I am VW Van lover myself. It was the first family car we ever had.. a red VW Van, built in 1988. Before that, my parents made do without a car, despite having 6 kids and having moved 6 times. How they managed that I will never know. I remember the first one we had, we had named her Bertha. She had character.. a muscle car of the different sort lol My parents had started organizing humanitarian aid transports to Croatia in 1990/91, and it was usually our Van plus trailer and a big truck full of goods. We hadalso  bought Unimogs and field ambulances from the Bundeswehr and drove them down , and our trusted VW Vans were really loyal cars and accompanied every trip. Bertha drove the distance hundreds of times, and one way was about 1000km. I think the first motor held out 460 000km, and then it was replaced.. Bertha was cool. We used her to pick up furniture, donated clothes and households etc, drove her to Croatia and back for transports and vacations.. finally Bertha had to be replaced by another VW Van, but she's probably still around because we sold her to a turk who repaired her (the interior was pretty torn up as well) and drove her to Turkey and back.. last I heard she was still up and running.

I had went along on several of the transports with the new van, and it used to be quite a hassle with all the borders, the right papers and customs guys (bleh), the right stamps and etc.
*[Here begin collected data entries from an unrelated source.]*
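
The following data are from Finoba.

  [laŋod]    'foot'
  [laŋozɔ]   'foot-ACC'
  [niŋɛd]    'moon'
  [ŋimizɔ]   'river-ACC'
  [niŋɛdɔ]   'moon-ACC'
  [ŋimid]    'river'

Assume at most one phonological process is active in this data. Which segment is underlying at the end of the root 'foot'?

/z/

The stem for 'foot' ends in [d] in [laŋod] but [z] in [laŋozɔ].
Compare 'moon', with invariant [d] in [niŋɛd] and [niŋɛdɔ]: an analysis with underlying /d/ and a rule producing [z] before the ACC suffix would wrongly predict alternation here too.
Therefore /z/ is basic and [d] is derived by word-final hardening (voiced fricatives become stops word-finally).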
Well, at least it was always a nice hourlong break, you always got rest while waiting on the spedition. I really remember one time where we were driving home, and had just passed the Karawanken tunnel between Slowenia and Austria. It is about 14km long, and after we came through therew as no other car around. It was winter, grey dark sky and we were all alone on the autobahn for what felt forever. Finally the police stopped us.. we must have looked suspicious as well being the only car around for some reason. We were smuggling something back lol some tree saplings, but all the cop said was to make sure to water it. Nice guy.
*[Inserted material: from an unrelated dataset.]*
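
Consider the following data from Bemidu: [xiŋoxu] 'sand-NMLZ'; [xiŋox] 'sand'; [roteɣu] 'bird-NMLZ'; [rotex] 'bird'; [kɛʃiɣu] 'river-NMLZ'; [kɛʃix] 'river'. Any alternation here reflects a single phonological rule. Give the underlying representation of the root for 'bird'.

/roteɣ/

In [roteɣu] and [rotex] the final segment of 'bird' alternates: [ɣ] ~ [x].
Compare 'sand', with invariant [x] in [xiŋoxu] and [xiŋox]: an analysis with underlying /x/ and a rule producing [ɣ] before the NMLZ suffix would wrongly predict alternation here too.
So /ɣ/ is underlying, and a rule of word-final obstruent devoicing — voiced obstruents become voiceless word-finally — gives [x].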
Now, I love  vans because you see more from up there, an accident will have you with the better odds, and you have a lot of room for people or stuff.  But I'd agree that a van wasn't the best car for passing your Dukes of Hazards test.

on Jul 25, 2009

In the late seventies and early eighties the Army bought a whole fleet of VW vans, causing a huge controversy.  We were supposed to buy "American" at all times.  But the justification was the cheaper operating cost and they were already in Germany, we didn't have to wait or pay for shipping.  I logged a lot of miles in some of them, they were not the old "hippie" vans of the sixties, these actually had some power and were comfortable.  Still,  they weren't the sort of thing I would buy myself.   Thanks for the comment.

on Jan 04, 2010

So, with cars in place to block our path, we had to drive the Chevelles through the blocks, identifying what kind of car blocked us, its approximate weight, where its engine was, and where its center of gravity was. Then we had to pick the right place to ram into it so as to pivot it out of the way and not get hung up in it...not as simple as it sounds.

That sounds simple????

I would like to know what your idea of complicated sounds like!

on Jan 04, 2010

The true beauty of the test was that you only had micro-seconds to evaluate and act.  So it had to be almost instinctive...some could...some couldn't.  You would be surprised how quickly you can master something like that when gunfire is involved.